Concurrently, the group’s pre-tax profit for its second quarter of financial year 2019 (2QFY19) rose to RM10.5 million, an increase of 218.5 per cent compared to RM3.3 million recorded in the preceding year corresponding quarter.
This brings its year to date pretax profit to RM17.9 million on the back of higher revenue and improved profit margin recognized from the Engineering sector.
MIDF Amanah Investment Bank Bhd (MIDF Research) saw that KKB’s engineering segment grew its income (external) by 66.2 per cent year on year (y-o-y) to RM223.5 million in 1HFY19.
“Civil construction and steel fabrication businesses represent a big portion of the division, which we expect to continue supporting earnings at least in the medium term,” it said in a note yesterday. “Notably, the construction segment has been supported by the progress works of Pan Borneo Sarawak.
“Meanwhile, 2QFY19 revenue for steel fabrication was mostly recognised from the Wellhead Platforms for D18 Phase 2 project for Petronas. Based on the project’s
scheduled completion date, we believe its contribution to FY19 bottom-line is likely to be significant.
“On top of this, we noted that the two new pipes laying projects (secured in February 2019) has already commenced works. Both contracts summed to a sizeable amount of RM110.8 million.
In consideration of this, we expect progress works to contribute positively to the group’s earnings until FY20.”
As of June 2019, KKB’s current outstanding orderbook stood at RM800 million. Based on the current progress rate, MIDF Research believed the amount will last until 2HFY21.
Over the 1HFY19, new works secured was recorded at RM189 million, forming a sizeable portion of the current unbilled jobs.
“We noted that the new works clinched in 2019 was mostly awarded under the State Water projects. Total tenderbook as of June 2019 was RM602 million, comprising RM162 million for manufacturing and engineering sector and RM440 million for the oil and gas sector.”
All these led MIDF Research to maintain its forecasts and target price of RM1.47 per share for KKB, but it downgraded the stock to neutral.
“KKB’s share price has touched our target price of RM1.47 on August 8, 2019. We believe the momentum built up was reflective of the group’s encouraging prospect in Sarawak.
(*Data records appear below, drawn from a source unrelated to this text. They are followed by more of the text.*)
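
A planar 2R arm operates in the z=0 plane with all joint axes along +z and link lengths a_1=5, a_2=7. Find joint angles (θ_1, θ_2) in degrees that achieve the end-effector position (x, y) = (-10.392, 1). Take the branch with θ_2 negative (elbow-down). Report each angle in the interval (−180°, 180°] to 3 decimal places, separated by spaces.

cos θ_2 = (108.9937−5²−7²)/(2·5·7) = 0.4999; θ_2 = -60.0060° (elbow-down)
β = atan2(1.0000,-10.3920) = 174.5035°; ψ = atan2(-6.0625,8.4994) = -35.5000°
θ_1 = β − ψ = 210.0035°

-149.997 -60.006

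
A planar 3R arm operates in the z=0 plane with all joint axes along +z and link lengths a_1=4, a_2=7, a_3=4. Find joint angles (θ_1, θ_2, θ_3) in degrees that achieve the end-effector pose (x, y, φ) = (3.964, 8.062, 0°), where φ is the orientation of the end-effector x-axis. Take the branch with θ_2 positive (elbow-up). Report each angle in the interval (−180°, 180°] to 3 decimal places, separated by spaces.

wrist centre = target − a_3·(cos φ, sin φ) = (-0.0360, 8.0620)
cos θ_2 = (64.9971−4²−7²)/(2·4·7) = -0.0001; θ_2 = 90.0029° (elbow-up)
β = atan2(8.0620,-0.0360) = 90.2558°; ψ = atan2(7.0000,3.9996) = 60.2573°
θ_1 = β − ψ = 29.9985°
θ_3 = φ − θ_1 − θ_2 = -120.0014° (wrapped to (-180°,180°])

29.999 90.003 -120.001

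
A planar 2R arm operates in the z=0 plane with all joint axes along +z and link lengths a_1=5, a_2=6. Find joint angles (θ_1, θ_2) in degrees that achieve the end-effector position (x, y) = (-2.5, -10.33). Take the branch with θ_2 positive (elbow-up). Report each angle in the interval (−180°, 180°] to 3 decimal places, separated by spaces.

cos θ_2 = (112.9589−5²−6²)/(2·5·6) = 0.8660; θ_2 = 30.0050° (elbow-up)
β = atan2(-10.3300,-2.5000) = -103.6048°; ψ = atan2(3.0005,10.1959) = 16.3981°
θ_1 = β − ψ = -120.0029°

-120.003 30.005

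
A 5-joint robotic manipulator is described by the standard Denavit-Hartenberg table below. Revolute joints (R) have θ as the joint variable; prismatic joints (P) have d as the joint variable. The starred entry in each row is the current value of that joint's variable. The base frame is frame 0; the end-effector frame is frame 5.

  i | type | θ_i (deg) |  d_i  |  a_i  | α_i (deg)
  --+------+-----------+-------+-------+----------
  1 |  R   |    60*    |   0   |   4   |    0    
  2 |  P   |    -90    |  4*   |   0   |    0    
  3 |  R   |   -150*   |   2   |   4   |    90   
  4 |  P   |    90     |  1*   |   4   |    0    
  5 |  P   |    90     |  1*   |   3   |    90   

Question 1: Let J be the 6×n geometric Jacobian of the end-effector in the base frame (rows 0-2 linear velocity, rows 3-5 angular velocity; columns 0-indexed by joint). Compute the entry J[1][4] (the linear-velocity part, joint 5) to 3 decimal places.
1.000

prismatic axis z_4 = (0.0000,1.0000,0.0000)
J_v[:, 4] = z_4; J_ω[:, 4] = (0,0,0)
entry J[1][4] = 1.0000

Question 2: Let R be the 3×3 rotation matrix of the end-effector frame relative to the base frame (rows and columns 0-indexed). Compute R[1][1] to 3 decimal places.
End-effector y-axis (col 1 of R) = (0.0000,1.0000,0.0000)
R[1][1] = 1.0000

1.000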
Outlook in the near term should be well supported by the potential slew of infra jobs in the state,” it added.
“Moving forward, we expect KKB to derive benefits from the roll out of State Water Grid project worth RM2.8 billion, given its presence in the steel pipes industry. It stands a good chance of winning some contracts from the water projects, due to its long track record in pipe manufacturing and supplies.
“The company currently sits on approximately RM88.0m of cash reserves, putting it in comfortable position to clinch and operate new projects successfully. KKB has been actively bidding for the state water projects in 1H19, indicating that any upcoming awards from the project could potentially manifest towards the year end.
“In the near term, we expect the results to be within our expectations, supported by the progress billings for Pan Borneo Sarawak package. Given the strength shown in share price — rising by 64.4 per cent on year to date basis — we believe a downgrade is warranted, without adjusting our valuation.”
In a more optimistic view, Rakuten Trade’s research team also said technically, KKB’s share price hit its 52-week high at RM1.50 level recently and is trading above all key moving averages, signalling a strong buying momentum.
“Following the announcement of positive financial results, we expect the uptrend to continue, pushing share price to higher level. From here, should it break RM1.50 level, we expect next resistance level at RM1.60.
“Conversely, support levels are identified at RM1.34 and RM1.29.”